Puing-puing dan limbah berbahaya juga menjadi perhatian utama, menurut UNEP. Pada 7 Januari 2024, badan tersebut memperkirakan jumlah total puing mencapai 22,9 juta ton, dan diperkirakan akan meningkat lagi. Sisa-sisa manusia tergeletak di bawah reruntuhan bangunan, sehingga pengelolaan yang cermat sangat penting.

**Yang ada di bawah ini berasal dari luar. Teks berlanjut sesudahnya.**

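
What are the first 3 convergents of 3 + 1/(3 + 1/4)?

3/1, 10/3, 43/13

Using the convergent recurrence p_i = a_i*p_{i-1} + p_{i-2}, q_i = a_i*q_{i-1} + q_{i-2} with p_{-2}=0, p_{-1}=1, q_{-2}=1, q_{-1}=0:
  i=0: a_0=3, p_0 = 3*1 + 0 = 3, q_0 = 3*0 + 1 = 1.
  i=1: a_1=3, p_1 = 3*3 + 1 = 10, q_1 = 3*1 + 0 = 3.
  i=2: a_2=4, p_2 = 4*10 + 3 = 43, q_2 = 4*3 + 1 = 13.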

UNEP menunjukkan bahwa bukan hanya limbah padat yang mencemari tanah dan air Palestina. Hal ini juga harus menjelaskan bahaya pembakaran limbah padat di api terbuka yang mengeluarkan gas berbahaya dan mencemari udara.
Seorang juru bicara UNEP menyimpulkan: “Ke depan, penting untuk menyelidiki sumber kontaminasi lain yang terkait dengan konflik, termasuk puing-puing amunisi, produk amunisi, dan kebakaran yang terjadi setelahnya. Ledakan dan potensi erosi tanah dan pencemaran air tanah.”
Warga Gaza bukan satu-satunya yang menderita akibat meningkatnya polusi udara. Sebanyak 281.000 ton gas pemanasan global dilepaskan selama 60 hari pertama perang, menurut para peneliti Inggris dan Amerika yang dirilis awal tahun ini. Jumlah ini setara dengan pembakaran setidaknya 150.000 ton batu bara, dengan 99% polusi disebabkan oleh serangan udara Israel dan serangan Israel ke Jalur Gaza.